On page 65, Mr. Proper came across a photo of a backyard. A modest house appears to the left with an awning jutting out above the back door. Comfortable old white wicker armchairs are situated in clusters around small wooden tables in the yard.
The caption reads: “Ida Proper’s tearoom, located outdoors on her back lawn, was a popular gathering spot in the 1920s and 1930s… Ida Sedgwick Proper was not only known for her tea but became one of Monhegan’s first historians. In her 1930 publication, ‘Monhegan, the Cradle of New England,’ she writes of the Native American history and early exploration and settlement of the island. She was also a well-known artist, doing much of her painting during her visits to Paris.”
When Mr. Proper arrived home and began to research Ida Sedgwick Proper, both online and in his 783-page “Proper Genealogy and History” book by Lewis G. Proper (2010), he discovered Ms. Proper was born in Iowa in 1873. She saved her money to “realize her ambition to study at the Art Students League in New York City” and later earned a scholarship to study in Munich and Paris.
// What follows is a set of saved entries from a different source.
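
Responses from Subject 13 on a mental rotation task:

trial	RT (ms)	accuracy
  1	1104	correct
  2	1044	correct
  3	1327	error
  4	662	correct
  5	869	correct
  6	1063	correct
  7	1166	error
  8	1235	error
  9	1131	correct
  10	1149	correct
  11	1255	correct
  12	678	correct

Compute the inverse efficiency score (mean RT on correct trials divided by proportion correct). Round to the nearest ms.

1327 ms

Correct trials (n=9): 1104, 1044, 662, 869, 1063, 1131, 1149, 1255, 678
Mean correct RT = 8955/9 = 995.0000 ms
Proportion correct = 9/12
IES = 995.0000 / (9/12) = 1326.667 ms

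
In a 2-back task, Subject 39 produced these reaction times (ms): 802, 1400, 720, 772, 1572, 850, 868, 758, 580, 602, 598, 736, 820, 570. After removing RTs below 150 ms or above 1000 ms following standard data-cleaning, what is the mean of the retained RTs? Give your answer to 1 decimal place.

Excluded: 1400, 1572
Retained (n=12): Σ = 8676
Mean = 8676/12 = 723.0000

723.0 ms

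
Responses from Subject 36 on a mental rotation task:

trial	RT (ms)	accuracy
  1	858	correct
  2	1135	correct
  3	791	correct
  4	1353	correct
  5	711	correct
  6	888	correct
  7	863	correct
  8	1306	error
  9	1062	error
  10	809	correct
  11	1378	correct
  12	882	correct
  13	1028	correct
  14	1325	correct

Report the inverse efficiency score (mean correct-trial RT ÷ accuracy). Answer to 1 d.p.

Correct trials (n=12): 858, 1135, 791, 1353, 711, 888, 863, 809, 1378, 882, 1028, 1325
Mean correct RT = 12021/12 = 1001.7500 ms
Proportion correct = 12/14
IES = 1001.7500 / (12/14) = 1168.708 ms

1168.7 ms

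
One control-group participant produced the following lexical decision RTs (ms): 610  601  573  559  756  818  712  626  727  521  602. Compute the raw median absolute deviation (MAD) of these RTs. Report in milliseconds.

Sorted: 521, 559, 573, 601, 602, 610, 626, 712, 727, 756, 818 → median = 610
|x − 610|: 0, 9, 37, 51, 146, 208, 102, 16, 117, 89, 8
Sorted deviations: 0, 8, 9, 16, 37, 51, 89, 102, 117, 146, 208 → MAD = 51

51 ms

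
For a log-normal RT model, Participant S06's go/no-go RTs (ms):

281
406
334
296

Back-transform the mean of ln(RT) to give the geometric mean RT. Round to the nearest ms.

ln(RT): 5.6384, 6.0064, 5.8111, 5.6904
Mean ln(RT) = 23.1462/4 = 5.78655
Geometric mean = exp(5.78655) = 325.89 ms

326 ms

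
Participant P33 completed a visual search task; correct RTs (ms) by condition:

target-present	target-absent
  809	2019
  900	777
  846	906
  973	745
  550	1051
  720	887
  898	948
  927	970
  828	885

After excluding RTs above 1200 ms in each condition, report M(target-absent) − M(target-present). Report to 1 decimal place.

target-absent: exclude 2019
M(target-present) = 7451/9 = 827.889
M(target-absent) = 7169/8 = 896.125
Difference = 896.125 − 827.889 = 68.236 ms

68.2 ms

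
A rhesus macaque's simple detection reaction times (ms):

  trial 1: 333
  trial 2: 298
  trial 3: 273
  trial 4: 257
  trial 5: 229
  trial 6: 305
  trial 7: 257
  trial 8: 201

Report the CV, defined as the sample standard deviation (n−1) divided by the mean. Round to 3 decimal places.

0.159

n = 8, Σ = 2153, M = 269.1250
Σ(x−M)² = 12760.875; s = √(12760.875/7) = 42.6964
CV = 42.6964 / 269.1250 = 0.15865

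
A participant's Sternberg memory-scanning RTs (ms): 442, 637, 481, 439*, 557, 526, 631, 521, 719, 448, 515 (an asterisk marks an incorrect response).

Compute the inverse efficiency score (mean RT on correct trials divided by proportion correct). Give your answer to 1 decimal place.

602.5 ms

Correct trials (n=10): 442, 637, 481, 557, 526, 631, 521, 719, 448, 515
Mean correct RT = 5477/10 = 547.7000 ms
Proportion correct = 10/11
IES = 547.7000 / (10/11) = 602.470 ms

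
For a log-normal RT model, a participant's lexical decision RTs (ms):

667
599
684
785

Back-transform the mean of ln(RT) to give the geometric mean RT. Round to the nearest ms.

ln(RT): 6.5028, 6.3953, 6.5280, 6.6657
Mean ln(RT) = 26.0917/4 = 6.52292
Geometric mean = exp(6.52292) = 680.56 ms

681 ms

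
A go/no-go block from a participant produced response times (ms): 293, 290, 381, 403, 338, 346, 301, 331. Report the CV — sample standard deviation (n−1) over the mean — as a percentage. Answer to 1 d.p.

n = 8, Σ = 2683, M = 335.3750
Σ(x−M)² = 11829.875; s = √(11829.875/7) = 41.1094
CV = 41.1094 / 335.3750 = 0.12258 = 12.258%

12.3%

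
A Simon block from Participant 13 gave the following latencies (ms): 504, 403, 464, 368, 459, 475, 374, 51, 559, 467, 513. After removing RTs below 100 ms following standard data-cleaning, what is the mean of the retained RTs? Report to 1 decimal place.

458.6 ms

Excluded: 51
Retained (n=10): Σ = 4586
Mean = 4586/10 = 458.6000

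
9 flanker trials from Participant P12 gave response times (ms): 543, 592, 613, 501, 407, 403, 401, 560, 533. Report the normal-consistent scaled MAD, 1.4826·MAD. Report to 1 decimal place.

87.5 ms

Sorted: 401, 403, 407, 501, 533, 543, 560, 592, 613 → median = 533
|x − 533| sorted: 0, 10, 27, 32, 59, 80, 126, 130, 132 → MAD = 59
Robust SD ≈ 1.4826 × 59 = 87.473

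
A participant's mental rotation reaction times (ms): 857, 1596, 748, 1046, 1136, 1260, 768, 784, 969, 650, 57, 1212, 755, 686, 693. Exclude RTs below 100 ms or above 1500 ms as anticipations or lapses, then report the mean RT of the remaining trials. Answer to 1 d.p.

Excluded: 57, 1596
Retained (n=13): Σ = 11564
Mean = 11564/13 = 889.5385

889.5 ms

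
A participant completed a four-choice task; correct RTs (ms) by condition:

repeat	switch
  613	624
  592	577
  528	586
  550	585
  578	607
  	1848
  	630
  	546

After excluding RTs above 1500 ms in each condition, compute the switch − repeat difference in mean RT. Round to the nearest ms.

21 ms

switch: exclude 1848
M(repeat) = 2861/5 = 572.200
M(switch) = 4155/7 = 593.571
Difference = 593.571 − 572.200 = 21.371 ms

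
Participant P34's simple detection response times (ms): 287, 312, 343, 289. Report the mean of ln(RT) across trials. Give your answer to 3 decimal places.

ln(RT): 5.6595, 5.7430, 5.8377, 5.6664
Σ ln(RT) = 22.9066
Mean = 22.9066/4 = 5.72666

5.727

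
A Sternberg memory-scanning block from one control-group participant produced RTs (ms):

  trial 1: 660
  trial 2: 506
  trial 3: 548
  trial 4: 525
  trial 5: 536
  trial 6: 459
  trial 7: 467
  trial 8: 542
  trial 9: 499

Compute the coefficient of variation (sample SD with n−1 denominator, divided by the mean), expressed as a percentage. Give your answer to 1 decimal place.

n = 9, Σ = 4742, M = 526.8889
Σ(x−M)² = 27888.889; s = √(27888.889/8) = 59.0433
CV = 59.0433 / 526.8889 = 0.11206 = 11.206%

11.2%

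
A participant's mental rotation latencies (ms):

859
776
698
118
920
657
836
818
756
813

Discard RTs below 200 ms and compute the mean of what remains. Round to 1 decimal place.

792.6 ms

Excluded: 118
Retained (n=9): Σ = 7133
Mean = 7133/9 = 792.5556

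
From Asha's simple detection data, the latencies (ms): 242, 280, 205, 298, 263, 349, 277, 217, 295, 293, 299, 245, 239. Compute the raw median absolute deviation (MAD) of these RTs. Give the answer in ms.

22 ms

Sorted: 205, 217, 239, 242, 245, 263, 277, 280, 293, 295, 298, 299, 349 → median = 277
|x − 277|: 35, 3, 72, 21, 14, 72, 0, 60, 18, 16, 22, 32, 38
Sorted deviations: 0, 3, 14, 16, 18, 21, 22, 32, 35, 38, 60, 72, 72 → MAD = 22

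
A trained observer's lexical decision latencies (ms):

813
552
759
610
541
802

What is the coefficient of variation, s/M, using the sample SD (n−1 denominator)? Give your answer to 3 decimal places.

n = 6, Σ = 4077, M = 679.5000
Σ(x−M)² = 79417.500; s = √(79417.500/5) = 126.0298
CV = 126.0298 / 679.5000 = 0.18547

0.185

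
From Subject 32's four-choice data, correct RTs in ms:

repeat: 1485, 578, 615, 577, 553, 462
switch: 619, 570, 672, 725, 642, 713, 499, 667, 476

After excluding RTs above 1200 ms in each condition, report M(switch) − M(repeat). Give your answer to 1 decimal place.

63.3 ms

repeat: exclude 1485
M(repeat) = 2785/5 = 557.000
M(switch) = 5583/9 = 620.333
Difference = 620.333 − 557.000 = 63.333 ms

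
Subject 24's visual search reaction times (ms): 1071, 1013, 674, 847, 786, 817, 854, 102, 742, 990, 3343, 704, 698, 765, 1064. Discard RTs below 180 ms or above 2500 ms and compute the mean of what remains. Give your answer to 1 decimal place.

Excluded: 102, 3343
Retained (n=13): Σ = 11025
Mean = 11025/13 = 848.0769

848.1 ms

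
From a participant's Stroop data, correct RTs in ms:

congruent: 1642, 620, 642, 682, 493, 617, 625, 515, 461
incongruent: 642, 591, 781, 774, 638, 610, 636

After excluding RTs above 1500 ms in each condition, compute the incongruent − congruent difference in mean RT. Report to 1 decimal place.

congruent: exclude 1642
M(congruent) = 4655/8 = 581.875
M(incongruent) = 4672/7 = 667.429
Difference = 667.429 − 581.875 = 85.554 ms

85.6 ms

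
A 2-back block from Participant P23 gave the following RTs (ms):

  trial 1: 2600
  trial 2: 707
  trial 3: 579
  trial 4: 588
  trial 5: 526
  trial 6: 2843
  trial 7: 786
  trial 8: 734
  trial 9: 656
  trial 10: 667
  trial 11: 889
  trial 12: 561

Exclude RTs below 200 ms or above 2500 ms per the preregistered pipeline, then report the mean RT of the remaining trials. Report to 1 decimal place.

Excluded: 2600, 2843
Retained (n=10): Σ = 6693
Mean = 6693/10 = 669.3000

669.3 ms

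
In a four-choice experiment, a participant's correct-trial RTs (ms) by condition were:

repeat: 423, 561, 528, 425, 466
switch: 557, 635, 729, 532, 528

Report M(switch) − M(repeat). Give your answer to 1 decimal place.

M(repeat) = 2403/5 = 480.600
M(switch) = 2981/5 = 596.200
Difference = 596.200 − 480.600 = 115.600 ms

115.6 ms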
She exhibited her paintings in Paris, New York, Philadelphia, Minneapolis and other cities.
She returned to the U.S. shortly before World War I. A self-described “feminist,” she became active in the suffrage movement and “served as art editor of The Woman Voter, the journal of the suffrage world,” according to the genealogy book.
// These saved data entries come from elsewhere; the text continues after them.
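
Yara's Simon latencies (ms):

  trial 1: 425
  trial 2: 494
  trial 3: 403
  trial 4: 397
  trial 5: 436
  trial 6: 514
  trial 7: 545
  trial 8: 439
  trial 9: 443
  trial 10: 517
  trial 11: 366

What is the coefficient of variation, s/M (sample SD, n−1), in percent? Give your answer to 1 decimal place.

n = 11, Σ = 4979, M = 452.6364
Σ(x−M)² = 32534.545; s = √(32534.545/10) = 57.0391
CV = 57.0391 / 452.6364 = 0.12602 = 12.602%

12.6%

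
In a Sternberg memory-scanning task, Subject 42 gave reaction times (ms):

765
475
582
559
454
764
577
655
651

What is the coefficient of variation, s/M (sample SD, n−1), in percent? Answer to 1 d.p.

18.2%

n = 9, Σ = 5482, M = 609.1111
Σ(x−M)² = 98474.889; s = √(98474.889/8) = 110.9476
CV = 110.9476 / 609.1111 = 0.18215 = 18.215%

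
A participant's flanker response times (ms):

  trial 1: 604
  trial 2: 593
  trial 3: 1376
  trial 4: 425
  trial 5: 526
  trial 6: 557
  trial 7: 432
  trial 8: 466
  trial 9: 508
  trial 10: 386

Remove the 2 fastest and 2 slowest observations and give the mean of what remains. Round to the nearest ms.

514 ms

Sorted: 386, 425, 432, 466, 508, 526, 557, 593, 604, 1376
Drop lowest 2 (386, 425) and highest 2 (604, 1376)
Remaining (n=6): Σ = 3082, mean = 3082/6 = 513.667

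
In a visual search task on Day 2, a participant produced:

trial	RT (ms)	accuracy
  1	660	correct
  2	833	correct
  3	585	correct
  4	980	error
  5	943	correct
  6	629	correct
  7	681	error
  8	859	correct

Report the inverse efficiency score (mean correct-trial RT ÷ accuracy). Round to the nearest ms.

1002 ms

Correct trials (n=6): 660, 833, 585, 943, 629, 859
Mean correct RT = 4509/6 = 751.5000 ms
Proportion correct = 6/8
IES = 751.5000 / (6/8) = 1002.000 ms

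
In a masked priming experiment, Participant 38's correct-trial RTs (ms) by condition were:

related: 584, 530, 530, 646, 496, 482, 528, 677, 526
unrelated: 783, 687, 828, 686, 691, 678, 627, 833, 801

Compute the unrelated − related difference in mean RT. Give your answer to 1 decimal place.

179.4 ms

M(related) = 4999/9 = 555.444
M(unrelated) = 6614/9 = 734.889
Difference = 734.889 − 555.444 = 179.444 ms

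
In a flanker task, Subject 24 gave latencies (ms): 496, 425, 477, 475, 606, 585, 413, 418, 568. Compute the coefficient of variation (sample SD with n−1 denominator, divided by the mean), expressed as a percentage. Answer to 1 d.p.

n = 9, Σ = 4463, M = 495.8889
Σ(x−M)² = 44020.889; s = √(44020.889/8) = 74.1796
CV = 74.1796 / 495.8889 = 0.14959 = 14.959%

15.0%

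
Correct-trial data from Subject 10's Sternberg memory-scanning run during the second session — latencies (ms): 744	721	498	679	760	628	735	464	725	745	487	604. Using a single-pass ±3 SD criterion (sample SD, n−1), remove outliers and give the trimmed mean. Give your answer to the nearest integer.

649 ms

n = 12, ΣRT = 7790, M = 649.167
Σ(x−M)² = 135553.67; s = √(135553.67/11) = 111.009
Cutoffs: 649.167 ± 3·111.009 → [316.1, 982.2]
No RTs fall outside the cutoffs; all 12 retained. Mean = 7790/12 = 649.167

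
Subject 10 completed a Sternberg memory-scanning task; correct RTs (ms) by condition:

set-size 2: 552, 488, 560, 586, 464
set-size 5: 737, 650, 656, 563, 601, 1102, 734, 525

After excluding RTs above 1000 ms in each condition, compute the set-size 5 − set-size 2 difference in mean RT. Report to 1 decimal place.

set-size 5: exclude 1102
M(set-size 2) = 2650/5 = 530.000
M(set-size 5) = 4466/7 = 638.000
Difference = 638.000 − 530.000 = 108.000 ms

108.0 ms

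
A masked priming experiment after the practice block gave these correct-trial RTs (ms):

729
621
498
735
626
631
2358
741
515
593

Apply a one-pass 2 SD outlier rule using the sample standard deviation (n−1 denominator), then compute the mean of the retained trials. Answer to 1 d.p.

632.1 ms

n = 10, ΣRT = 8047, M = 804.700
Σ(x−M)² = 2746046.10; s = √(2746046.10/9) = 552.373
Cutoffs: 804.700 ± 2·552.373 → [-300.0, 1909.4]
Outside: 2358 → excluded.
Retained (n=9): Σ = 5689, mean = 5689/9 = 632.111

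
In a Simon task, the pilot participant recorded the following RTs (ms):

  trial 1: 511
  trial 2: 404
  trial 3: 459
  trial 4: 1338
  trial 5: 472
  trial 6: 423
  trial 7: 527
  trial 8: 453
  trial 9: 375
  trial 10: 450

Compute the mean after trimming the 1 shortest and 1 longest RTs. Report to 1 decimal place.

Sorted: 375, 404, 423, 450, 453, 459, 472, 511, 527, 1338
Drop lowest 1 (375) and highest 1 (1338)
Remaining (n=8): Σ = 3699, mean = 3699/8 = 462.375

462.4 ms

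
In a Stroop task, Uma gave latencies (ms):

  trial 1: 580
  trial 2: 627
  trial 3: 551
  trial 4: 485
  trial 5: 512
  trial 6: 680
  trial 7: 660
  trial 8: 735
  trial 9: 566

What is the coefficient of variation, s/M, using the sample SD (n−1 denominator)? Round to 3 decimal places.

0.137

n = 9, Σ = 5396, M = 599.5556
Σ(x−M)² = 53878.222; s = √(53878.222/8) = 82.0657
CV = 82.0657 / 599.5556 = 0.13688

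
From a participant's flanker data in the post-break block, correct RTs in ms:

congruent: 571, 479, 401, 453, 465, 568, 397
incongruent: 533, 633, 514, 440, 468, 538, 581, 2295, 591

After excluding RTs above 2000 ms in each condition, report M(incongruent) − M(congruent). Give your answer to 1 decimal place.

incongruent: exclude 2295
M(congruent) = 3334/7 = 476.286
M(incongruent) = 4298/8 = 537.250
Difference = 537.250 − 476.286 = 60.964 ms

61.0 ms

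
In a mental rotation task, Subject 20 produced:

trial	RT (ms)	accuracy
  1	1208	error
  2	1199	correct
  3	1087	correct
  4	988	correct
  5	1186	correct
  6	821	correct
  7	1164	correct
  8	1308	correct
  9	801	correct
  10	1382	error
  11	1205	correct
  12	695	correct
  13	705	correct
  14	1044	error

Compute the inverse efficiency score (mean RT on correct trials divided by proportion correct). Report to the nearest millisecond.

Correct trials (n=11): 1199, 1087, 988, 1186, 821, 1164, 1308, 801, 1205, 695, 705
Mean correct RT = 11159/11 = 1014.4545 ms
Proportion correct = 11/14
IES = 1014.4545 / (11/14) = 1291.124 ms

1291 ms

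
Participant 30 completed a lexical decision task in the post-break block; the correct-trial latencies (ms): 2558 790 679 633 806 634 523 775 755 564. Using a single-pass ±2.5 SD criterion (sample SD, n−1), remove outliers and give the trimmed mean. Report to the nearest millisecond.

n = 10, ΣRT = 8717, M = 871.700
Σ(x−M)² = 3244452.10; s = √(3244452.10/9) = 600.412
Cutoffs: 871.700 ± 2.5·600.412 → [-629.3, 2372.7]
Outside: 2558 → excluded.
Retained (n=9): Σ = 6159, mean = 6159/9 = 684.333

684 ms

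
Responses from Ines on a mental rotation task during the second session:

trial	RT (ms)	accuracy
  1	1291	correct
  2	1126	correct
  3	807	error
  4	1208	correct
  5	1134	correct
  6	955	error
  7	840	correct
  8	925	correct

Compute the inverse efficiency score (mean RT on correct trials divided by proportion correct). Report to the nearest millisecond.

1450 ms

Correct trials (n=6): 1291, 1126, 1208, 1134, 840, 925
Mean correct RT = 6524/6 = 1087.3333 ms
Proportion correct = 6/8
IES = 1087.3333 / (6/8) = 1449.778 ms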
She was a teacher in a girls’ school in Pennsylvania, and worked for the government as a cataloguer in the ordinance department assigned to investigate why guns were being shipped to troops in France without matching ammunition.
She was subsequently instrumental in the capture of a German master spy who possessed “plans for the sabotage of the American continent,” the book said.
While working as news editor at Power Magazine, she vacationed on Monhegan Island and eventually built herself a small house and lived there.
On the island, Ms. Proper became noted for her flower garden. By one online account, she became town clerk and operated an art school there. She died in 1957 at the age of 84.
The first Propers arrived in New York from Germany in 1710 and settled on the original Livingston Manor, which encompasses the present day towns of Livingston, Germantown, Clermont, Taghkanic, Gallatin, Copake and Ancram.
Based on his research Mr. Proper, a history and genealogy buff, found that “eight generations back on my family’s side of the Propers and six generations back on Ida’s side, we had a common grandfather, Johann Pieter Proper/Propert.”
So Mr. Proper’s sixth great-grandfather and Ms. Proper’s fourth great-grandfather were the same person.
Serving as town clerk is something of a Proper family tradition, perhaps starting with Ida Sedgwick Proper. Mr. Proper has served as Copake town clerk for 18 years, so far, 1986 to 1998 and 2012 to the present and his father, Otis W. Proper, served the town as clerk from 1960 to 1968.
Mr. Proper said he had never heard tales of Ida Sedgwick Proper before and was shocked to find out about her on an island off the coast of Maine.